Para a Seap, a receita em seu conteúdo deve ter o nome do usuário, propriedade e localização; diagnóstico; recomendação para que o usuário leia o rótulo e a bula; recomendação técnica; data; nome; CPF e assinatura do profissional emitente. O documento deve ficar à disposição dos órgãos fiscalizadores pelo prazo de dois anos, contados da sua emissão. 

Em especial, destacou como deve ser a recomendação técnica, alertando para os seguintes pontos: nome do produto comercial e eventual equivalente; cultura e áreas nas quais será aplicado; doses de aplicação e quantidades totais a serem adquiridas; modalidade de aplicação, com a notação de instruções específicas, quando necessário e, obrigatoriamente, nos casos de aplicação aérea; época de aplicação; intervalo de segurança (período de carência); orientações quanto ao MIP e resistência; precauções de uso; e orientação quanto à obrigatoriedade do uso de EPI.
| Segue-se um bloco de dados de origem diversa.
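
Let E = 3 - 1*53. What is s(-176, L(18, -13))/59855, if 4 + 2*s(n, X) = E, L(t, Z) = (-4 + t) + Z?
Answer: -27/59855 ≈ -0.00045109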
Exemplificou as principais infrações cometidas pelos profissionais encontradas pelo órgão, destacando como as mais graves: prescrever receita agronômica com diagnóstico falso (cultura inexistente); prescrever receita agronômica com diagnóstico impossível; prescrever receita agronômica de maneira genérica, errada, displicente ou indevida; deixar a receita agronômica assinada e sem preenchimento do seu conteúdo sob responsabilidade do estabelecimento comercial; e prescrever a utilização de agrotóxicos e afins não cadastrados na Fepam. Neste último caso, citou produtos para a cultura do algodão, inexistente no RS. 

Destacou a fiscalização, em conformidade com o Decreto Federal 4074/2002, em propriedades rurais com normas específicas para o comércio, armazenamento e aplicação dos agrotóxicos, bem como em estabelecimentos comerciais, nos depósitos e propriedades.